Wenn dem Gehirn ein Licht aufgeht
Blaue LEDs sollen blinden Menschen helfen, wieder zu sehen und gehörlosen, wieder zu hören. Möglich machen kann das CortiGrid, eine von Magdeburger Neurobiologen, Ingenieuren und Physikern entwickelte neuartige MEMS-Folienelektrode, die auch Epilepsie oder sensorische Störungen nach einer Querschnittslähmung therapieren könnte. Sie ist ein ultradünnes, flexibles und entsprechend lichtdurchlässiges Substrat, in das eine Vielzahl von mikroskopischen LEDs eingebettet ist. Auf das Gehirn aufgebracht, steuert CortiGrid durch mikrobielle Lichtsensoren mittels optischer Stimulation Nervenzellen extrem selektiv – ein Verfahren, das als Optogenetik bezeichnet wird. Somit können zum Beispiel ganz gezielt Hirnareale angeregt werden, welche für Sinneswahrnehmungen wie hören, sehen oder tasten verantwortlich sind. Bisherige Neuroprothesen basieren auf elektrischer Stimulation. Mit diesen elektrischen Stimulationsverfahren können sie allerdings nicht spezifisch genug die Hirnareale aktivieren, um direkt im Gehirn schreiben zu können und so ausreichend komplexe Wahrnehmungen zu erzeugen, die verlorenen Sinne ersetzen könnten.

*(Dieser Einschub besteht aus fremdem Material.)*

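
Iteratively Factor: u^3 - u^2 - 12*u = (u + 3)*(u^2 - 4*u) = u*(u + 3)*(u - 4)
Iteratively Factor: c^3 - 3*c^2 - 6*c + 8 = (c + 2)*(c^2 - 5*c + 4) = (c - 1)*(c + 2)*(c - 4)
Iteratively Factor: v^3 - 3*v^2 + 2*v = (v)*(v^2 - 3*v + 2) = v*(v - 2)*(v - 1)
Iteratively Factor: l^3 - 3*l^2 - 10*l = (l)*(l^2 - 3*l - 10) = l*(l + 2)*(l - 5)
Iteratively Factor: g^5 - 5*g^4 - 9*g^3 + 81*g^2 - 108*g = (g - 3)*(g^4 - 2*g^3 - 15*g^2 + 36*g) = (g - 3)^2*(g^3 + g^2 - 12*g) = (g - 3)^2*(g + 4)*(g^2 - 3*g) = g*(g - 3)^2*(g + 4)*(g - 3)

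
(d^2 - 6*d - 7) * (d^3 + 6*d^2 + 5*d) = d^5 - 38*d^3 - 72*d^2 - 35*d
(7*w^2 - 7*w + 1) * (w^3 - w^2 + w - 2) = 7*w^5 - 14*w^4 + 15*w^3 - 22*w^2 + 15*w - 2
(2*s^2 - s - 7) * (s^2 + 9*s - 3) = 2*s^4 + 17*s^3 - 22*s^2 - 60*s + 21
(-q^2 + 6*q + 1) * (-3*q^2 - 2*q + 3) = 3*q^4 - 16*q^3 - 18*q^2 + 16*q + 3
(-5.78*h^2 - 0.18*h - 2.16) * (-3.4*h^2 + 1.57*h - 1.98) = 19.652*h^4 - 8.4626*h^3 + 18.5058*h^2 - 3.0348*h + 4.2768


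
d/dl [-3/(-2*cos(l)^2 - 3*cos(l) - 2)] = 3*(4*cos(l) + 3)*sin(l)/(3*cos(l) + cos(2*l) + 3)^2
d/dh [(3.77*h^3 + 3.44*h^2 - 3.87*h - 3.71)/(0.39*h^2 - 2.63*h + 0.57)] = (1.4703*h^4 - 19.8302*h^3 - 1.0912*h^2 + 6.8154*h - 11.9632)/(0.1521*h^4 - 2.0514*h^3 + 7.3615*h^2 - 2.9982*h + 0.3249)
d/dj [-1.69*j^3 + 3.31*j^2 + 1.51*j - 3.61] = -5.07*j^2 + 6.62*j + 1.51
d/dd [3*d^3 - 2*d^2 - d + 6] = 9*d^2 - 4*d - 1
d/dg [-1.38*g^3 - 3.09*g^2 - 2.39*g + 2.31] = -4.14*g^2 - 6.18*g - 2.39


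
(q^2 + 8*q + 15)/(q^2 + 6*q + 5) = (q + 3)/(q + 1)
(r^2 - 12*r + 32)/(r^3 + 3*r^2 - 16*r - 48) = (r - 8)/(r^2 + 7*r + 12)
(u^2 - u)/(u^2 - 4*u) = (u - 1)/(u - 4)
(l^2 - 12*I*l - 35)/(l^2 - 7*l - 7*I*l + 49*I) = (l - 5*I)/(l - 7)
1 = 1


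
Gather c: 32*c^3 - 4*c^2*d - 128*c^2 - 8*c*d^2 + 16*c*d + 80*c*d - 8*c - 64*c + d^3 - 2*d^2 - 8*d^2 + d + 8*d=32*c^3 + c^2*(-4*d - 128) + c*(-8*d^2 + 96*d - 72) + d^3 - 10*d^2 + 9*d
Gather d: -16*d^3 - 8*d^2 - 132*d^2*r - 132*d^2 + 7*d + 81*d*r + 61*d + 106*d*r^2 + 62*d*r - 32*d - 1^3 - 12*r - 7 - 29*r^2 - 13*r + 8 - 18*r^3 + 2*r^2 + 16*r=-16*d^3 + d^2*(-132*r - 140) + d*(106*r^2 + 143*r + 36) - 18*r^3 - 27*r^2 - 9*r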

Mit der Optogenetik nutzen die Wissenschaftler nun eine Methode, die ihnen eine spezifischere Stimulation ermöglicht als bisher verwendete elektrische Verfahren. Durch eine optogenetische Gentherapie wird das Gehirn vor dem Einsatz der Neuroprothese für Licht empfindlich gemacht. Dann verwenden die Forscher ein Muster aus maßgefertigten blauen µLED-Lichtquellen, um hochkomplexe Informationen ins Gehirn einzuschreiben. Gleichzeitig können sie durch im Polymersubstrat integrierte hochsensitive Mikroelektroden Gehirnsignale messen und diese zur optimalen Abstimmung der Stimulation verwenden. Und genau das ist das Innovative an der neuen Technologie, dieses bidirektionale, also in beide Richtungen, Interagieren mit dem Gehirn, welches durch das Licht ermöglicht wird.
Foto: CortiGrid
Die hohe Dichte, mit der sich die Lichtquellen anordnen lassen und die genetische Präzision der Optogenetik eröffnen unzählige Möglichkeiten des Einsatzes von CortiGrid. Das interdisziplinäre Forscherteam erhofft sich, mit dieser Technologie in Zukunft die Wahrnehmung bei Blindheit oder Gehörlosigkeit zumindest zum Teil wiederherstellen zu können und Menschen zu helfen, die zum Beispiel nach einer Querschnittslähmung sensorische Störungen haben. Das Verfahren könnte aber auch in der optogenetischen Therapie von Epilepsie eingesetzt werden.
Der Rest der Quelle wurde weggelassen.